Su Chi-cheng, director of the Taiwan Representative Office in Osaka, Japan, committed suicide on Sept. 14 following heavy criticism for his supposed negligence in the rescue of citizens stranded at Kansai Airport during heavy rains caused by Super Typhoon Jebi.
The criticism was based on false reports by mainland Chinese media claiming that the People’s Republic of China consular authorities in Japan had sent buses to pick up stranded mainland citizens, leading to an uproar in Taiwan — officially the Republic of China — over Su Chi-cheng’s seeming failure to rescue ROC citizens in Japan.
Later reports, however, revealed that all rescue operations had been handled by the Japanese authorities.
Super Typhoon Jebi struck Japan on Sept. 4, causing heavy downpours across the western part of the country and grounding flights out of Kansai Airport, located on an artificial island near Osaka.
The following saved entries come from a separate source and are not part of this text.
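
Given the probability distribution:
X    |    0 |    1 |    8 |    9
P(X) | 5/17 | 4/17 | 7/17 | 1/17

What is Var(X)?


E[X] = 69/17
E[X²] = 533/17
Var(X) = E[X²] - (E[X])² = 533/17 - 4761/289 = 4300/289

Var(X) = 4300/289 ≈ 14.8789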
During the typhoon, a ship lost control and collided with the bridge servicing the airport, stranding 7,800 passengers and workers on the island.
Following inspections, the authorities opened the north side of the damaged bridge and chartered buses and vessels to evacuate all people at the airport.
On Sept. 7, Chinese media reported that the Chinese Consulate General in Osaka had chartered 15 buses and picked 1044 Chinese passengers trapped in Kansai Airport up and sent them to Osaka in six trips on Sept. 5. According to the reports, the 1044 passengers included 115 Hong Kong residents, five people from Macao, and 32 Taiwanese citizens who claimed mainland citizenship.
The report also claimed that Frank Hsieh Chang-ting, the Taiwan’s representative to Japan, said that the Representative Offices in Osaka and Hokkaido were too busy to render aid to about hundreds of trapped Taiwanese tourists, and that the Hokkaido Office had only two clerks.
The propaganda was widely spread in both Taiwan and mainland China. A typical mainland comment went: “In times of need, we have a strong country to back us.” The news stirred public outrage in Taiwan, with protests against the Taipei Economic and Cultural Representative Office in Japan — the official name of Taiwan’s de facto ambassadorial agencies.
Taiwan is the last unconquered province of the Republic of China, which lost control of the mainland to communist forces in 1949 in the Chinese Civil War.
ROC Minister of Foreign Affairs Joseph Wu made statements to soothe the angry public, while Frank Hsieh Chang-ting organized all six ROC representative offices in Japan to discuss how to improve their work during emergencies.
On Sept. 11, Japan’s Sankei Shimbun published a report contradicting the mainland Chinese media’s description of events.
Quoting a Kansai Airport spokeswoman, Sankei reported that no buses were allowed to enter the airport during Super Typhoon Jebi except those belonging to the Japanese authorities.
“Kansai Airport evacuated all the passengers to the rail station in Izumisano but sent the Chinese passengers to the parking lot of the Izumisano shopping mall,” according to Sankei, “Then China’s buses picked the passengers up and sent them to Osaka.”
After Su Chi-cheng died, both Taiwan’s Presidential Office and Taiwan’s Ministry of Foreign Affairs issued statements of mourning. The Ministry of Foreign Affairs asked the public to give more support to all Taiwan diplomats.
Kuan Bi-ling, a member of the ROC Legislative Yuan, said on Facebook that “a combination of fake news and text messages caused a diplomat to sacrifice his life. This is not the true meaning of democracy.”
Thirty-three years ago, Su Chi-cheng studied at Osaka University and then worked for the representative office in Osaka for three years. In 1991, Su entered the Ministry of Foreign Affairs and was sent to Tokyo as secretary of the Taipei Economic and Cultural Representative Office in 2007. In 2013, Su was promoted to be the director of the representative office in Naha, Okinawa, then transferred to Osaka in July 2018.
Su was 60 years old, and is survived by two children and his wife, who is a university professor.